La consulta del libro que registra el empleo de medios coercitivos en la prisión permitió descubrir el uso de dos aplicaciones de esposas con una duración prolongada en la enfermería situada en la cárcel. Una de ellas arrancó a las 22:45 horas de un 13 de agosto y se extendió hasta las 02:00 horas del día 14, con una duración total de tres horas y 15 minutos. En otro caso, el interno que estaba ingresado en la enfermería permaneció esposado durante cinco largas horas, concretamente desde las 17:00 a las 22:00 horas del 28 de junio de 2014.
Tras el contraste de todos los datos recabados y su rigurosa ponderación, Soledad Becerril dictó tres resoluciones en respuesta a la queja mencionada anteriormente. La primera aborda la aplicación de las inmovilizaciones en los internos del centro penitenciario salmantino, la segunda analiza las condiciones del procedimiento de contención mecánica de los reclusos y la tercera afronta y se posiciona sobre la aplicación del tiempo estrictamente necesario en la sujeción mecánica de los reos.
Los contenidos de la decisión final de las tres disposiciones de la Defensora del Pueblo son plenamente idénticos, dado que se aboga por dictar la instrucciones oportunas para que, en cada control que se realice por parte de los funcionarios de vigilancia, jefes de servicio y personal facultativo de todos los centros penitenciarios de «las inmovilizaciones con correas homologadas, se deje constancia del estado concreto en el que se encuentra el interno y la necesidad o no de continuar con la medida».

Actitudes violentas

Becerril es tajante cuando recuerda al personal de Topas que la sujeción mecánica «ha de mantenerse el tiempo estrictamente necesario, mientras la persona inmovilizada presente una actitud violenta y agresiva, de manera que se pueda causar daño a sí mismo, a terceras personas o a medios materiales». También recalca en sus tres resoluciones que la utilización de esposas está «únicamente indicada para inmovilizaciones de temporalidad reducida, debiendo emplear las correas homologadas para inmovilizaciones que se prevean prolongadas desde un principio o que superen un tiempo mínimo», tal y como se especifica en una instrucción expresa formulada por Instituciones Penitenciarias.

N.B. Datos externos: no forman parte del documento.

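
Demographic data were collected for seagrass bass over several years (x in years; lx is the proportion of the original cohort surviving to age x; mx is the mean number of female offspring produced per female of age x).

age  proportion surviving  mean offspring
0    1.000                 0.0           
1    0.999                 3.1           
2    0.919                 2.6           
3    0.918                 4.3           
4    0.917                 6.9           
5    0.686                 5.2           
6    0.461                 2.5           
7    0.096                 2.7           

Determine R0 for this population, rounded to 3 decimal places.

lx·mx by age: 0, 3.0969, 2.3894, 3.9474, 6.3273, 3.5672, 1.1525, 0.2592
R0 = Σ lx·mx = 20.7399 → 20.740

20.740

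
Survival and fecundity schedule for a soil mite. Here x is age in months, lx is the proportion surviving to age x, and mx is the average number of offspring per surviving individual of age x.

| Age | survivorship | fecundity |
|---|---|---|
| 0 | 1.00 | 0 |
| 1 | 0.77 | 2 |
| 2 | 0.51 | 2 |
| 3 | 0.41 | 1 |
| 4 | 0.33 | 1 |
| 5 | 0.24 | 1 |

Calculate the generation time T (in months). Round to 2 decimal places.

lx·mx: 0, 1.54, 1.02, 0.41, 0.33, 0.24 → R0 = 3.54
x·lx·mx: 0, 1.54, 2.04, 1.23, 1.32, 1.2 → Σ = 7.33
T = 7.33 / 3.54 = 2.070621… → 2.07

2.07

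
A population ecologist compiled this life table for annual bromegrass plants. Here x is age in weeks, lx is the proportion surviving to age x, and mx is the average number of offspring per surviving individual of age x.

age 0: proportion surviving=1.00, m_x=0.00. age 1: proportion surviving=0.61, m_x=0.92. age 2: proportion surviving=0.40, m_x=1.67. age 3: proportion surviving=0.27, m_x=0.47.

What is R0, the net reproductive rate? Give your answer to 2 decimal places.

1.36

lx·mx by age: 0, 0.5612, 0.668, 0.1269
R0 = Σ lx·mx = 1.3561 → 1.36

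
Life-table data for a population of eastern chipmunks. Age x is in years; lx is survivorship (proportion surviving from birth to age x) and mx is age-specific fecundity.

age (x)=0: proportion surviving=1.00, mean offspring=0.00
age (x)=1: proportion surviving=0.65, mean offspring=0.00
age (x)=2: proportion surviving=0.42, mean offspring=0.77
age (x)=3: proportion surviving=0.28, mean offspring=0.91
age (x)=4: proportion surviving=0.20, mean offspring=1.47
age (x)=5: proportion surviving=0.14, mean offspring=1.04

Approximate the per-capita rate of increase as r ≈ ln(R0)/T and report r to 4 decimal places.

0.0054

R0 = Σ lx·mx = 0 + 0 + 0.3234 + 0.2548 + 0.294 + 0.1456 = 1.0178
Σ x·lx·mx = 3.3152; T = 3.3152/1.0178 = 3.25722…
r ≈ ln(R0)/T = ln(1.0178)/3.25722… = 0.005417… → 0.0054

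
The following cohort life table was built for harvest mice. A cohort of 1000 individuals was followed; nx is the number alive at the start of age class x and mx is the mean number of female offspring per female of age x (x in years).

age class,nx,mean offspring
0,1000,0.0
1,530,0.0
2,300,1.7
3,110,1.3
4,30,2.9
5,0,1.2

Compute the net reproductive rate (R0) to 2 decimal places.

0.74

lx = nx/n0 = nx/1000: 1, 0.53, 0.3, 0.11, 0.03, 0
lx·mx by age: 0, 0, 0.51, 0.143, 0.087, 0
R0 = Σ lx·mx = 0.74 → 0.74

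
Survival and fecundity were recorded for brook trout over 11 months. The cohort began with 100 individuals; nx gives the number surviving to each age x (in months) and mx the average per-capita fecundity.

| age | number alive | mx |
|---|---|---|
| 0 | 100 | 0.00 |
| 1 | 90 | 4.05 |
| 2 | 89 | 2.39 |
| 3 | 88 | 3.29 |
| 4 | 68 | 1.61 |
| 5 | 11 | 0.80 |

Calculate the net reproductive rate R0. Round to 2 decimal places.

lx = nx/n0 = nx/100: 1, 0.9, 0.89, 0.88, 0.68, 0.11
lx·mx by age: 0, 3.645, 2.1271, 2.8952, 1.0948, 0.088
R0 = Σ lx·mx = 9.8501 → 9.85

9.85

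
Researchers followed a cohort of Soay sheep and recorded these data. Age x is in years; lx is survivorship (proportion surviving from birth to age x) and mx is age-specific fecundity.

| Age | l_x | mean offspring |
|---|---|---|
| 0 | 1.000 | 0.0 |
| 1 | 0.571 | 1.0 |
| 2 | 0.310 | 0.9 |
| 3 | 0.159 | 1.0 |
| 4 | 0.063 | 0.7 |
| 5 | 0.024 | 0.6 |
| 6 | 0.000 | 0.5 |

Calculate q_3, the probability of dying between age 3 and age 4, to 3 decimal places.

0.604

q_3 = (l_3 − l_4) / l_3 = (0.159 − 0.063) / 0.159
     = 0.096 / 0.159 = 0.603774… → 0.604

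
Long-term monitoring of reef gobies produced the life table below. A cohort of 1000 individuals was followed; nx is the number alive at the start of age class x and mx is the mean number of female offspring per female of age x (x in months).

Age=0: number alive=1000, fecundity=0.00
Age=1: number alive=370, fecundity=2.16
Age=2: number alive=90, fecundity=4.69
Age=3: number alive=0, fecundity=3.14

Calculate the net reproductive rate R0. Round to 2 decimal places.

lx = nx/n0 = nx/1000: 1, 0.37, 0.09, 0
lx·mx by age: 0, 0.7992, 0.4221, 0
R0 = Σ lx·mx = 1.2213 → 1.22

1.22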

Además de notificar todos estos aspectos a la dirección de la cárcel, Becerril comunicó los mismos a la Fiscalía General del Estado, aunque en este último caso «a efectos meramente informativos». Becerril también quiso en la redacción de sus resoluciones expresar sus agradecimientos por la colaboración demostrada por Instituciones Penitenciarias ante este espinoso asunto, así como al personal de Topas por el trato dispensado a su equipo durante la visita.